In November 2021, Prime Minister Justin Trudeau signed a letter supporting Kailasa’s Hindu Heritage Month celebration.

In March 2023, the city of Newark, New Jersey, was tricked into accepting a “sister city” partnership with the fictional nation, which the city council rescinded just six days later. 

A woman dressed in Indian attire is presenting a gift to a man in a suit.
Newark mayor Ras Baraka, right, is seen holding a gift from a representative of the purported United States of Kailasa in March 2023. (Kailasa website)

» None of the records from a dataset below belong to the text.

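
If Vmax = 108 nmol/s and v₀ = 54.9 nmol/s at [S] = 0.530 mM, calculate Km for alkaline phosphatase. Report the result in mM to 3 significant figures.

0.513 mM

From v = Vmax[S]/(Km+[S]), Km = [S](Vmax − v)/v.
Km = 0.530 × (108 − 54.9) / 54.9 = 28.14/54.9 = 0.513 mM.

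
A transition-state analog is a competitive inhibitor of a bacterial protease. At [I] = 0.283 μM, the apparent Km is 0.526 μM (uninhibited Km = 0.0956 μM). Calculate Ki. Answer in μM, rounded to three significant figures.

Competitive: Km,app = α·Km with α = 1 + [I]/Ki.
α = Km,app/Km = 0.526/0.0956 = 5.502.
Ki = [I]/(α − 1) = 0.283/4.502 = 0.0629 μM.

0.0629 μM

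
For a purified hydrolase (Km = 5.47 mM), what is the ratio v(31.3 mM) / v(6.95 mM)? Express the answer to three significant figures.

1.52

Since Vmax cancels, v₂/v₁ = [S]₂(Km+[S]₁) / [S]₁(Km+[S]₂).
= 31.3×(5.47+6.95) / (6.95×(5.47+31.3)) = 388.7/255.6 = 1.52.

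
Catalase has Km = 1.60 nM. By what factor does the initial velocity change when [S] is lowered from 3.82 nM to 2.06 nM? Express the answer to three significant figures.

0.799

Since Vmax cancels, v₂/v₁ = [S]₂(Km+[S]₁) / [S]₁(Km+[S]₂).
= 2.06×(1.60+3.82) / (3.82×(1.60+2.06)) = 11.17/13.98 = 0.799.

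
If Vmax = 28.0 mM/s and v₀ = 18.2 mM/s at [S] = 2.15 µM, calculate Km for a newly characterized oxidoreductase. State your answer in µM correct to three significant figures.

From v = Vmax[S]/(Km+[S]), Km = [S](Vmax − v)/v.
Km = 2.15 × (28.0 − 18.2) / 18.2 = 21.07/18.2 = 1.16 µM.

1.16 µM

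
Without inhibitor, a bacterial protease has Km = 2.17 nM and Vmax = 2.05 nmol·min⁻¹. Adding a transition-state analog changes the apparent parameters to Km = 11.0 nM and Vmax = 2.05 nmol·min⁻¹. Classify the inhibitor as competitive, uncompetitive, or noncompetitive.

Km increases (2.17 → 11.0 nM) while Vmax is unchanged — the hallmark of competitive inhibition.

competitive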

In February 2023, Kailasa’s representatives spoke at two meetings at a United Nations conference in Geneva. The first one being a discussion on equal female representation in decision-making systems, organized by the Committee on the Elimination of Discrimination against Women, and the second one, on the topic of sustainable development, hosted by the Committee on Economic, Social and Cultural Rights. 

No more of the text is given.